Under Title III, nonparticipating providers could not bill the government for services offered under Medicare for All. And if the provider does furnish such a service, he or she would have to submit an affidavit affirming the service and could not participate in Medicare for All or treat anyone covered by it for a period of one year.
Thus, if a patient wants to avoid waiting for an appointment with a physician and contract with one privately, that physician either would have to renounce his participation in Medicare for All, which would cover practically everyone in the United States, or he already must have been practicing outside the program.
There likely would be a market for direct primary care physicians, otherwise known as concierge medicine doctors, but it is unrealistic to expect these services to be widely available to the average American.
In essence, we would see a two-tiered medical system: one for most Americans, and one for wealthy Americans. This is a common complaint in Canada, and one of the ways the Canadian Medical Association has suggested to address it is by contracting more with, interestingly, private insurers.
Medicare for All would make it nearly impossible to practice medicine outside of participation in the program. Patients would have little other option than to accept the medical decisions of the HHS secretary.
Medicare for All disregards what we know of markets and of the laws of supply and demand; though the law mandates medical coverage for all, it does nothing to increase the number of providers of medical care.

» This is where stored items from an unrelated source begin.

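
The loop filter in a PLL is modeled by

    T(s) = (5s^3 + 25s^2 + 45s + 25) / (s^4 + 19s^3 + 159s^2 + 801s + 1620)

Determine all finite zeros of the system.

s = -2 ± j, -1

Set the numerator to zero: 5s^3 + 25s^2 + 45s + 25 = 0, i.e. 5·(s^3 + 5s^2 + 9s + 5) = 0.
Factoring: (s^2 + 4s + 5)(s + 1) = 0.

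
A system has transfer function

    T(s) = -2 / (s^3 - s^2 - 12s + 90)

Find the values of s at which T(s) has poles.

s = -5, 3 ± 3j

The poles are the roots of the denominator s^3 - s^2 - 12s + 90 = 0.
Trying s = -5: the polynomial evaluates to 0, so (s + 5) is a factor.
Dividing out leaves s^2 - 6s + 18 = 0.
The quadratic formula then gives s = 3 ± 3j.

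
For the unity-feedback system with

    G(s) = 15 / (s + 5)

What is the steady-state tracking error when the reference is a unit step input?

G(s) has no poles at the origin.
This is a Type 0 system. Kp = lim_{s→0} G(s) = 15/5 = 3.
e_ss = 1/(1 + Kp) = 1/(1 + 3) = 1/4 ≈ 0.2500.

e_ss = 0.2500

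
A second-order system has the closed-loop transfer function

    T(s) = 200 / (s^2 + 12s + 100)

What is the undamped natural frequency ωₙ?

Compare the denominator to the standard form s^2 + 2ζωₙs + ωₙ².
ωₙ² = 100, so ωₙ = 10 rad/s.

ωₙ = 10 rad/s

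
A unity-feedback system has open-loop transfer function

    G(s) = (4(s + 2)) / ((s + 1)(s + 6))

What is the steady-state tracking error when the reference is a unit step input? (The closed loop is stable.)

e_ss = 0.4286

G(s) has no poles at the origin.
This is a Type 0 system. Kp = lim_{s→0} G(s) = 8/6 = 4/3.
e_ss = 1/(1 + Kp) = 1/(1 + 4/3) = 3/7 ≈ 0.4286.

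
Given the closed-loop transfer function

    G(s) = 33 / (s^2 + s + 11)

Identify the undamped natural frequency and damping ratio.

Compare the denominator to the standard form s^2 + 2ζωₙs + ωₙ².
ωₙ² = 11, so ωₙ = √11 ≈ 3.317 rad/s.
2ζωₙ = 1, so ζ = 1/(2·√11) ≈ 0.1508.
With ζ = 0.1508 the response is underdamped.

ωₙ ≈ 3.317 rad/s, ζ ≈ 0.1508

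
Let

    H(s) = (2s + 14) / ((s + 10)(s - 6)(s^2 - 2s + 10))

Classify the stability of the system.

unstable

The poles can be read from the denominator factors: s = -10, 6, 1 + 3j, 1 - 3j.
Since the pole(s) at s = 6, 1 ± 3j lie in the right half-plane, the system is unstable.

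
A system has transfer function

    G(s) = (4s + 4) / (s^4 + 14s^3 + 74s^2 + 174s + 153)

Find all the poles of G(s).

The poles are the roots of the denominator s^4 + 14s^3 + 74s^2 + 174s + 153 = 0.
Trying s = -3: the polynomial evaluates to 0, so (s + 3) is a factor.
Dividing out leaves s^3 + 11s^2 + 41s + 51 = 0.
This factors further as (s^2 + 8s + 17)(s + 3) = 0.

s = -4 + j, -4 - j, -3, -3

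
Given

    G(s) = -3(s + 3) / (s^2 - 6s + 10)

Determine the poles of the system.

s = 3 + j, 3 - j

The poles are the roots of the denominator s^2 - 6s + 10 = 0.
Using the quadratic formula: s = (6 ± √(-4))/2 = 3 ± 1j.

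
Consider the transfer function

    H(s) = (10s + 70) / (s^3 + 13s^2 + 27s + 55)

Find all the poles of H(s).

s = -1 ± 2j, -11

The poles are the roots of the denominator s^3 + 13s^2 + 27s + 55 = 0.
Trying s = -11: the polynomial evaluates to 0, so (s + 11) is a factor.
Dividing out leaves s^2 + 2s + 5 = 0.
The quadratic formula then gives s = -1 ± 2j.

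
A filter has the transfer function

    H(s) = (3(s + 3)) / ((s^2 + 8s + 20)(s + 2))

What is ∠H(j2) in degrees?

At s = j2: numerator = 9 + j6, denominator = j64.
∠H = ∠num − ∠den = 33.690° − (90°) = -56.31°.

∠H(j2) ≈ -56.31°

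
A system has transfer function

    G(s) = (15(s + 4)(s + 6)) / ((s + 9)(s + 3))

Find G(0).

At s = 0 each factor (s + a) contributes a and each (s^2 + bs + c) contributes c.
G(0) = 15·(4) · (6) / ((9) · (3)) = 360/27 = 40/3.

G(0) = 40/3 ≈ 13.33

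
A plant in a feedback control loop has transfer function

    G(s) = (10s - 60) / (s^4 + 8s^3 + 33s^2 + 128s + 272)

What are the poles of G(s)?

s = 4j, -4j, -4 + j, -4 - j

The poles are the roots of the denominator s^4 + 8s^3 + 33s^2 + 128s + 272 = 0.
No real roots exist; factor into two real quadratics: (s^2 + 16)(s^2 + 8s + 17) = 0.
Each quadratic gives a conjugate pair via the quadratic formula.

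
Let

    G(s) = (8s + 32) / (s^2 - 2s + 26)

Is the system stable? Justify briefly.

unstable

The denominator s^2 - 2s + 26 factors as (s^2 - 2s + 26), giving poles at s = 1 + 5j, 1 - 5j.
Since the pole(s) at s = 1 ± 5j lie in the right half-plane, the system is unstable.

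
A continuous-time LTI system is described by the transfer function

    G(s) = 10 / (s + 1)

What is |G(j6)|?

Substitute s = j6: numerator = 10, denominator = 1 + j6.
|G(j6)| = |10| / |1 + j6| = 10 / 6.0828 ≈ 1.644.

|G(j6)| ≈ 1.644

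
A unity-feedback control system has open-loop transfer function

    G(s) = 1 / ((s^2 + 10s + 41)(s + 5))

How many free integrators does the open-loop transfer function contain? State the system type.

Type 0

The denominator has no factor of s at the origin — no free integrator — so this is a Type 0 system.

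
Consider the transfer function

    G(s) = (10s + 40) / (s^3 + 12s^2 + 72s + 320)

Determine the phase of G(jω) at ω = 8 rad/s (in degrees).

∠G(j8) ≈ -108.4°

At s = j8: numerator = 40 + j80, denominator = -448 + j64.
∠G = ∠num − ∠den = 63.435° − (171.87°) = -108.4°.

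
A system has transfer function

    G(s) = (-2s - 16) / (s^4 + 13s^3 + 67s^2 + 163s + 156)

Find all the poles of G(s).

s = -3, -4, -3 + 2j, -3 - 2j

The poles are the roots of the denominator s^4 + 13s^3 + 67s^2 + 163s + 156 = 0.
Trying s = -3: the polynomial evaluates to 0, so (s + 3) is a factor.
Dividing out leaves s^3 + 10s^2 + 37s + 52 = 0.
This factors further as (s + 4)(s^2 + 6s + 13) = 0.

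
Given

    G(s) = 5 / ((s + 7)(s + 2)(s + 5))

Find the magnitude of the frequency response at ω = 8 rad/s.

|G(j8)| ≈ 0.006046

Substitute s = j8: numerator = 5, denominator = -826 - j40.
|G(j8)| = |5| / |-826 - j40| = 5 / 826.97 ≈ 0.006046.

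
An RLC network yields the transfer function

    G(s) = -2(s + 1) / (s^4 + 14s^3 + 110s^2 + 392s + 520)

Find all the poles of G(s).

s = -3 ± j, -4 ± 6j

The poles are the roots of the denominator s^4 + 14s^3 + 110s^2 + 392s + 520 = 0.
No real roots exist; factor into two real quadratics: (s^2 + 6s + 10)(s^2 + 8s + 52) = 0.
Each quadratic gives a conjugate pair via the quadratic formula.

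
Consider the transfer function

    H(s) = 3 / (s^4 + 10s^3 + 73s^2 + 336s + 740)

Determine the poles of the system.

The poles are the roots of the denominator s^4 + 10s^3 + 73s^2 + 336s + 740 = 0.
No real roots exist; factor into two real quadratics: (s^2 + 2s + 37)(s^2 + 8s + 20) = 0.
Each quadratic gives a conjugate pair via the quadratic formula.

s = -1 + 6j, -1 - 6j, -4 + 2j, -4 - 2j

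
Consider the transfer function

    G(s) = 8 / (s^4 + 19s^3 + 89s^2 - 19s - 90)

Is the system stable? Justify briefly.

The denominator s^4 + 19s^3 + 89s^2 - 19s - 90 factors as (s + 9)(s - 1)(s + 10)(s + 1), giving poles at s = -9, 1, -10, -1.
Since the pole(s) at s = 1 lie in the right half-plane, the system is unstable.

unstable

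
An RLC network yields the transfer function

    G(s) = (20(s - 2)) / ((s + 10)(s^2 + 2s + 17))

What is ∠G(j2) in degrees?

∠G(j2) ≈ 106.6°

At s = j2: numerator = -40 + j40, denominator = 122 + j66.
∠G = ∠num − ∠den = 135° − (28.413°) = 106.6°.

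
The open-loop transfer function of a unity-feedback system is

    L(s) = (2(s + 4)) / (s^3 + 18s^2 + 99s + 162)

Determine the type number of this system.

Type 0

The denominator has no factor of s at the origin — no free integrator — so this is a Type 0 system.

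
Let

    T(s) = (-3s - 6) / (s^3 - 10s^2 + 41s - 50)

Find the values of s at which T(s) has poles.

The poles are the roots of the denominator s^3 - 10s^2 + 41s - 50 = 0.
Trying s = 2: the polynomial evaluates to 0, so (s - 2) is a factor.
Dividing out leaves s^2 - 8s + 25 = 0.
The quadratic formula then gives s = 4 ± 3j.

s = 4 ± 3j, 2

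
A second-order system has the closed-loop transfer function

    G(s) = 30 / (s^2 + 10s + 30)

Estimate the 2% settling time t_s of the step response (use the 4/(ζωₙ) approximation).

t_s ≈ 0.8000 s

Comparing s^2 + 10s + 30 to s^2 + 2ζωₙs + ωₙ²: ωₙ = √30 ≈ 5.477 rad/s and ζ = 10/(2·√30) ≈ 0.9129.
ζωₙ = 10/2 = 5, so t_s ≈ 4/(ζωₙ) = 4/5 = 0.8000 s.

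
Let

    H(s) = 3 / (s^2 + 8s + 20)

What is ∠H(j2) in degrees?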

And without more providers of health care, there will not be more health care.
Real Solutions
There is a great deal to be done to improve American health care. Increasing transparency for health care prices is a good start. Regulatory reform could free providers from the burdens of bureaucratic paperwork and empower patients as consumers to make informed decisions about their own health.
It is the American spirit to innovate our way to better solutions, and any future reform must allow innovation to happen rather than strong-arm the country into what this or that politician thinks is a good idea. Medicare for All has been presented as a remedy to our problems, but based on all we know, the cure will be worse than the disease.
Mr. Pham is a medical doctor and a freelance writer on health care policy. He is a former graduate fellow in health policy at The Heritage Foundation.